US 12,230,249 B2
	Supervised and unsupervised training with contrastive loss over sequences
Andrew Rosenberg, Brooklyn, NY (US); Bhuvana Ramabhadran, Mt. Kisco, NY (US); Zhehuai Chen, Edgewater, NJ (US); Yuan Wang, Brooklyn, NY (US); Yu Zhang, Mountain View, CA (US); and Jesse Emond, Mountain View, CA (US)
Assigned to Google LLC, Mountain View, CA (US)
Filed by Google LLC, Mountain View, CA (US)
Filed on Mar. 22, 2022, as Appl. No. 17/655,903.
Claims priority of provisional application 63/166,908, filed on Mar. 26, 2021.
Prior Publication US 2022/0310065 A1, Sep. 29, 2022
Int. Cl. G10L 15/06 (2013.01); G10L 13/02 (2013.01); G10L 15/16 (2006.01); G10L 15/22 (2006.01)

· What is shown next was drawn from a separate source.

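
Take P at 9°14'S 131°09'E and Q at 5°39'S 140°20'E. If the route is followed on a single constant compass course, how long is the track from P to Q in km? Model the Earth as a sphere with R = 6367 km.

1087 km

Rhumb course C = atan2(Δλ, Δψ) with Δψ = ln[tan(π/4+φ₂/2)/tan(π/4+φ₁/2)] = +0.0631, Δλ = +0.1603 → C = 68.52°
d = R·|Δφ| / |cos C| = 6367·0.06254 / 0.36624 = 1087 km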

CPC G10L 15/063 (2013.01) [G10L 13/02 (2013.01); G10L 15/16 (2013.01); G10L 15/22 (2013.01); G10L 2015/0635 (2013.01)]

18 Claims

1. A computer-implemented method when executed by data processing hardware causes the data processing hardware to perform operations comprising:

receiving a set of training utterances, each training utterance in the set of training utterances comprising a non-synthetic speech representation of a corresponding utterance;

for each training utterance in the set of training utterances, converting, using a text-to-speech (TTS) model, a ground-truth transcription of the corresponding utterance to generate one or more synthetic speech representations of the same corresponding utterance;

receiving audio data corresponding to an utterance by:

receiving one of the non-synthetic speech representations of the corresponding utterance; or

receiving one of the one or more synthetic speech representations of the corresponding utterance;

generating, using a data augmentation module, a pair of positive audio data examples, each positive audio data example in the pair of positive audio data examples comprising a respective augmented copy of the received audio data corresponding to the utterance;

for each respective positive audio data example in the pair of positive audio data examples:

generating, using a neural network encoder, a respective sequence of encoder outputs; and

projecting, using a convolutional neural network (CNN), the respective sequence of encoder outputs for the respective positive audio data example into a contrastive loss space;

determining a L2 distance between each corresponding encoder output in each projected respective sequence of encoder outputs for the pair of positive audio data examples;

determining a per-utterance consistency loss by averaging a set of L2 distances determined for the respective sequence of encoder outputs in the projected respective sequence of encoder outputs;

generating, using a speech recognition model, corresponding speech recognition results for each respective positive audio data example in the pair of positive audio data examples; and

updating parameters of the speech recognition model based on a respective supervised loss term associated with each corresponding speech recognition result and the per-utterance consistency loss.